Israeli filmmaker Nadav Lapid, who headed the jury panel at the 53rd International Film Festival of India (IFFI) in Goa, has left film enthusiasts and even political figures divided with his remarks on the controversial Vivek Agnihotri film The Kashmir Files. Speaking at the closing ceremony of IFFI 2022 on the night of Monday, November 28, Lapid had referred to the film as “vulgar” and a “propaganda movie”, adding that the jury was “disturbed and shocked” to see the film being screened at the prestigious film festival.
The 47-year-old filmmaker’s comments went on to garner appreciation and ire, rekindling the debate surrounding The Kashmir Files, which has been accused by many of weaving a skewed narrative around Kashmir by dwelling on the suffering of Kashmiri Pandits alone and vilifying and delegitimising the pain of Kashmiri Muslims. Ambassador of Israel to India Naor Gilon subsequently alleged, in a series of tweets on Tuesday, that Lapid was clearly drawing connections between his dislike of Israeli politics and the film, seemingly referring to the filmmaker’s stand on the Israel-Palestine conflict.
True to the Israeli envoy’s claim, Lapid has rarely shied away from voicing his dissent towards the political situation in Israel. Case in point is Ahed’s Knee, his fourth feature and co-winner of the Jury Prize at Cannes in 2021, a gashing commentary on the Palestine conflict and Israel’s autocratic censorship. The autofiction film follows Y, an Israeli filmmaker in his mid-forties, who is preparing an experimental film about 16-year-old Palestine activist Ahed Tamimi who went to jail for slapping an Israeli soldier.
It may be noted that Lapid was also among the 250 Israeli filmmakers who had signed an open letter to protest against the launch of the controversial Shomron (Samaria/West Bank) Film Fund earlier this year, amid allegations that its founder had been putting pressure on the Israel Film Fund to bar films that were critical of Israel from receiving subsidies. Lapid and other signatories later stated that they will neither seek funding from nor cooperate with the Shomron Fund, further urging the Israeli Academy of Film and Television not to partake in “whitewashing the Occupation”.
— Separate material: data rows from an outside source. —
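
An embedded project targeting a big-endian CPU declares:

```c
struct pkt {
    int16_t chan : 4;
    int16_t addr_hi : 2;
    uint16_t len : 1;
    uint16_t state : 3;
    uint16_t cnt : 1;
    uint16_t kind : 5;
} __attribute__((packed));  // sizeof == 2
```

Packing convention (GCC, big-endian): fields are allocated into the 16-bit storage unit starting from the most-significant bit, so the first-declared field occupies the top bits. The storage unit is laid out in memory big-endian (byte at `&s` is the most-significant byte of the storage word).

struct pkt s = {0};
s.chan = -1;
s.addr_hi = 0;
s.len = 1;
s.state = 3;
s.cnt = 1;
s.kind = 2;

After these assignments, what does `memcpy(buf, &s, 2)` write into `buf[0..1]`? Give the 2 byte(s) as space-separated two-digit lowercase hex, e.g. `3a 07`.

chan (4b) val=-1 bits=0xf at bit 12: 0xf000
addr_hi (2b) val=0 bits=0x0 at bit 10: 0xf000
len (1b) val=1 bits=0x1 at bit 9: 0xf200
state (3b) val=3 bits=0x3 at bit 6: 0xf2c0
cnt (1b) val=1 bits=0x1 at bit 5: 0xf2e0
kind (5b) val=2 bits=0x2 at bit 0: 0xf2e2
word = 0xf2e2 → big-endian bytes:
  [0]=0xf2  [1]=0xe2

f2 e2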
Lapid, born in Tel Aviv in 1975, had directed three features prior to Ahed’s Knee — namely Policeman (2011), The Kindergarten Teacher (2014), and Synonyms (2019) — besides the several shorts to his credit. His debut feature film Policeman, which delves into the complexities of the Israeli police, had won the Locarno Festival Special Jury Prize at the Locarno International Film Festival in 2011. Back in 2014, Lapid’s The Kindergarten Teacher was also screened at the IFFI, where Sarit Larry — who played the film’s protagonist — won the Best Actor (Female) award. Two years later, the filmmaker went on to be named a member of the jury of the International Critics' Week section of the 2016 Cannes Film Festival.
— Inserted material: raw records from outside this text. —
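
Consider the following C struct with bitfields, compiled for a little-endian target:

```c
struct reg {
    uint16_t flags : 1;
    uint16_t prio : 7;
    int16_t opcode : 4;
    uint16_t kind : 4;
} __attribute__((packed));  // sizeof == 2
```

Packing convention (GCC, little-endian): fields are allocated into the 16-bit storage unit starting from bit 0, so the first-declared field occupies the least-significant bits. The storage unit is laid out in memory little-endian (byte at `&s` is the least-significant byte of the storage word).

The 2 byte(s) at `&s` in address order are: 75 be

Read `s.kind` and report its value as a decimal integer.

11

[0]=0x75 [1]=0xbe (little-endian) → word 0xbe75
flags [0+:1] = (word>>0) & 0x1 = 1
prio [1+:7] = (word>>1) & 0x7f = 58
opcode [8+:4] = (word>>8) & 0xf = 14
kind [12+:4] = (word>>12) & 0xf = 11  ←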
In 2019, Lapid had triggered controversy with his comments about the “Israeli soul” while speaking about his film Synonyms — the story of a young Israeli man who travels to Paris to flee his national identity — in an interview with the NOW magazine. “The film talks about the collective Israeli soul and the Israeli collective soul is a sick soul. Something in the deepest essence of the Israeli existence is false – is rotten. It’s not just Benjamin Netanyahu – it’s not special to Israel. But, at the same time, I think this Israeli sickness or nature is characterised by young Israeli men, muscular, smiling, who don’t raise any questions and don’t have any doubts. They are extremely proud of being Israeli. They have a totally dichotomous vision of existence: Us versus all the others,” he said in the interview, inviting the wrath of Israeli nationalists at the time. Synonyms, meanwhile, went on to win the Golden Bear award at the 69th Berlin International Film Festival.
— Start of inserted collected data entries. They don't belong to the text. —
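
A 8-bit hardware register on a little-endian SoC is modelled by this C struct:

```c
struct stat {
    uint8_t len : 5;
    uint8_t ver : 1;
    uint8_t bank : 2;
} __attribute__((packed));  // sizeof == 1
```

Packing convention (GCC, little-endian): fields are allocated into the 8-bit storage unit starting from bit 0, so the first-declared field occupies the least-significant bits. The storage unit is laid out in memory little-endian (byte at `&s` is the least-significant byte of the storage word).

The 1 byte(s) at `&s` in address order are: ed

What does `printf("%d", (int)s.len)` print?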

Elaborating on his relationship with Israel and the dynamic between the country’s government and its film industry in an interview with Deadline last year, he said, “I felt that the Israeli state had become unbearable for me. Synonyms was presented as very critical towards Israel, but then people watched it more deeply and said it was also a love song for Israel, and that it was ambivalent. I totally agree. With [Ahed’s Knee], I decided I couldn’t bear the ambivalence anymore. I felt a necessity to be frontal. However, when I watched this movie I was still amazed that my intimacy towards Israel was sneaking in and penetrating the fame. I tried to be as direct and brutal and honest and sincere as I could be in the script. The truth is terrible. Now that I’ve watched it, I feel it’s full of rage but also intimacy.”
Ahed’s Knee is available to watch on Mubi.